Sirena Interior Design – Tommaso Spadolini

TOMMASO SPADOLINI

sPADOLINI iNTERIOR dESIGNER sIRENA yACHTS

When Eyachts decide to take on a new brand in our portfolio we are always looking for a cutting edge design and research the designer to ensure they are reputable and trusted. The Eyachts team were immediately drawn to the functionality and simplicity of the Sirena interior design that just makes sense. 

Interior design for the Sirena 58 and 64 is by Tommaso Spadolini. 

 The Italian designer, who represents one of the top names in Italian design and celebrated 42 years of hard work and success in the yacht industry, said,

“For me, yachts have always been, and still are, my choice in applied design; here I can bring to bear the accumulation of all our family’s knowhow”.

Spadolini has had a long and illustrious career but don’t ask him if he has any unfulfilled design dreams up his sleeve….he’ll fling open the doors of closets bursting with designs for yachts of all shapes, sizes and kinds. Sketching and designing boats is virtually an automatic reflex for him at this point. He does it everywhere: It’s more a mind-set than work.

Tommaso Spadolini was born into the sector.

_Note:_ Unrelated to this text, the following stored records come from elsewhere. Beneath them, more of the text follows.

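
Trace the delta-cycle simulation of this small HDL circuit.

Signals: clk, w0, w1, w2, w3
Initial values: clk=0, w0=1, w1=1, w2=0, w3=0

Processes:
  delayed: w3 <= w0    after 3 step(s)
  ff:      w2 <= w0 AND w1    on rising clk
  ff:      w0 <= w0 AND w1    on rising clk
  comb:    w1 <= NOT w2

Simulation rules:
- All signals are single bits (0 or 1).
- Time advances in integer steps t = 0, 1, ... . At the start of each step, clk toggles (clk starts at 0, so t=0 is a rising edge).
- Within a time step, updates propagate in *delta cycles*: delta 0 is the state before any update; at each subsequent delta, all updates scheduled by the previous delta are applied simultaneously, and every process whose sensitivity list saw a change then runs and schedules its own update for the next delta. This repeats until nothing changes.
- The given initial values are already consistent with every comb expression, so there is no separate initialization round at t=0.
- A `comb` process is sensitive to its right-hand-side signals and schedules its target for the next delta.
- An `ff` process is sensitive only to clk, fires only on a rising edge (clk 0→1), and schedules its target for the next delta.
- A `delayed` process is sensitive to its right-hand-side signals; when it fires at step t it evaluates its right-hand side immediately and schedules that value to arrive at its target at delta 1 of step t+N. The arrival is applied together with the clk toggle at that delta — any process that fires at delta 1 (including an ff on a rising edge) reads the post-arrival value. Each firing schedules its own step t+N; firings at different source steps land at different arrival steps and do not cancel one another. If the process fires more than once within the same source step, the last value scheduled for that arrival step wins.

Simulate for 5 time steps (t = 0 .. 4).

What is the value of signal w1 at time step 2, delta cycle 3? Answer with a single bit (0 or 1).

1

t0.Δ0 w1=1 clk=0 w0=1 w3=0 w2=0
t0.Δ1 w1=1 clk=1 w0=1 w3=0 w2=0
t0.Δ2 w1=1 clk=1 w0=1 w3=0 w2=1
t0.Δ3 w1=0 clk=1 w0=1 w3=0 w2=1
t1.Δ0 w1=0 clk=1 w0=1 w3=0 w2=1
t1.Δ1 w1=0 clk=0 w0=1 w3=0 w2=1
t2.Δ0 w1=0 clk=0 w0=1 w3=0 w2=1
t2.Δ1 w1=0 clk=1 w0=1 w3=0 w2=1
t2.Δ2 w1=0 clk=1 w0=0 w3=0 w2=0
t2.Δ3 w1=1 clk=1 w0=0 w3=0 w2=0
t3.Δ0 w1=1 clk=1 w0=0 w3=0 w2=0
t3.Δ1 w1=1 clk=0 w0=0 w3=0 w2=0
t4.Δ0 w1=1 clk=0 w0=0 w3=0 w2=0
t4.Δ1 w1=1 clk=1 w0=0 w3=0 w2=0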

His father, Tommaso Senior, is widely considered one of the founding fathers of modern yacht design together with Paolo Caliari, Alberto Mercati and Aldo Cichero. He was also the first architect in Italy to be given a professorship in industrial design.

“I was the youngest of five children,” explains Spadolini, “so to get to spend a little time with my parents, I used to go to the yard with them on Saturdays and Sundays. My mom and dad also always took myself and my siblings out on the boat too. So that’s how I got my nautical culture: through familial osmosis!”

“To me, design is all about having a vision of an object that has to serve a purpose.” It can’t just be designed for its own sake. It has to have a story, logic, functionality and, above all, soul. Nautical design in particular also has to follow the iron-cast rules of form and function,” he explains. All Spadolini-style, of course. And that means starting out with a hand-drawn sketch before the project is developed.

The collaboration with the Lazio based shipyard continued until 1991. In 1992 Tommaso was chosen from an international pool of designers to design Fortuna, the Spanish Royal Yacht. Launched in 2000, 43 meters long, with three turbines giving her a speed of almost 75 knots, Fortuna’s hull was designed by Donald Blunt’s American design studio. “The superyacht reached a top speed of 74.8 knots,” says Tommaso, “a very special one where I was responsible for the exterior lines, including air tunnel testing for engine ventilation.”